Featured in American Scientist article - Ode to Prime Numbers
by Sarah Glaz professor of mathematics at the University of Connecticut
Prime Marks 2010
A few years ago I produced a painting named after the ancient Greek mathematician Eratosthenes who worked with prime numbers. It is structured as a grid of coloured rectangles based on the prime number series. I've developed this idea into a series of artworks which show further patterning potential using prime factors
Prime Marks has 72 canvases showing numbers from 1 to 72. This arrangement has eight rows of nine numbers. The top row shows 1 to 9, the second row 10 to 18 and so on up to 72.
Each number is depicted using symbols and each single symbol represents a prime number. A non-prime number is represented by a combination of symbols showing its prime factors.

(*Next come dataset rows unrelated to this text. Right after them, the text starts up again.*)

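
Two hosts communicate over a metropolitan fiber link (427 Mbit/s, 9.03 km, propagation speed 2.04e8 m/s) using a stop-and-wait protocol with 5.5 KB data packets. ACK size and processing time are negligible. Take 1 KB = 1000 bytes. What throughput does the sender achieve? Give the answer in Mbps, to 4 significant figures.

229.7 Mbps

t_tx = L/R = 44000/427000000 = 0.000103044 s.
t_prop = 9030/204000000 = 4.42647e-05 s; RTT = 8.85294e-05 s.
Cycle = t_tx + RTT = 0.000191574 s.
Throughput = L / cycle = 44000 / 0.000191574 = 229.7 Mbps.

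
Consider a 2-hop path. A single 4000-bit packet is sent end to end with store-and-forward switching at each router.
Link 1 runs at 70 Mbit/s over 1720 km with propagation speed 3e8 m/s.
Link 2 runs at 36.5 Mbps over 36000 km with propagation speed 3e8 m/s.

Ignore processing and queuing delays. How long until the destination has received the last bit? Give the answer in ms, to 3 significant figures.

126 ms

Transmission delays (L/R per hop): 0.0571429, 0.109589 ms; sum = 0.166732 ms.
Propagation delays (d/s per hop): 5.73333, 120 ms; sum = 125.733 ms.
End-to-end = 126 ms.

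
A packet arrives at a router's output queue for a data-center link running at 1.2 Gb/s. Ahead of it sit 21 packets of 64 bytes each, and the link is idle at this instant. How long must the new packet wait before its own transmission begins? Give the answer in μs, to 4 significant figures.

Each queued packet: L/R = 512/1200000000 = 0.426667 μs.
21 queued → 8.96 μs.
Queuing delay = 8.960 μs.

8.960 μs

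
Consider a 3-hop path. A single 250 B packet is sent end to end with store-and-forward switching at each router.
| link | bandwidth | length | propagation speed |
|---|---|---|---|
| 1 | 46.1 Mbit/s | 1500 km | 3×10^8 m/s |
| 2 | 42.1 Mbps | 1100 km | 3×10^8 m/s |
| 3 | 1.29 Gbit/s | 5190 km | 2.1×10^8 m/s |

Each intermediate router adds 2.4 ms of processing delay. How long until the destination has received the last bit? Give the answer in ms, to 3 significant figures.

L = 250 × 8 = 2000 bits.
Transmission delays (L/R per hop): 0.0433839, 0.0475059, 0.00155039 ms; sum = 0.0924403 ms.
Propagation delays (d/s per hop): 5, 3.66667, 24.7143 ms; sum = 33.381 ms.
Processing at 2 router(s): 2 × 2.4 ms = 4.8 ms.
End-to-end = 38.3 ms.

38.3 ms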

For example, 2 and 3 which are primes are represented by a yellow chevron and a red triangle respectively. The non-prime 6 is represented by its prime factors 2 and 3 (2×3=6) shown as a yellow chevron and a red triangle. All 72 numbers are derived in the same way.
This arrangement in a 9x8 block show how the prime and factored numbers repeat and make patterns. The canvases can also be arranged in other ways (e.g. 6x12, 7x10, 18x4) each time exposing different patterns and relationships.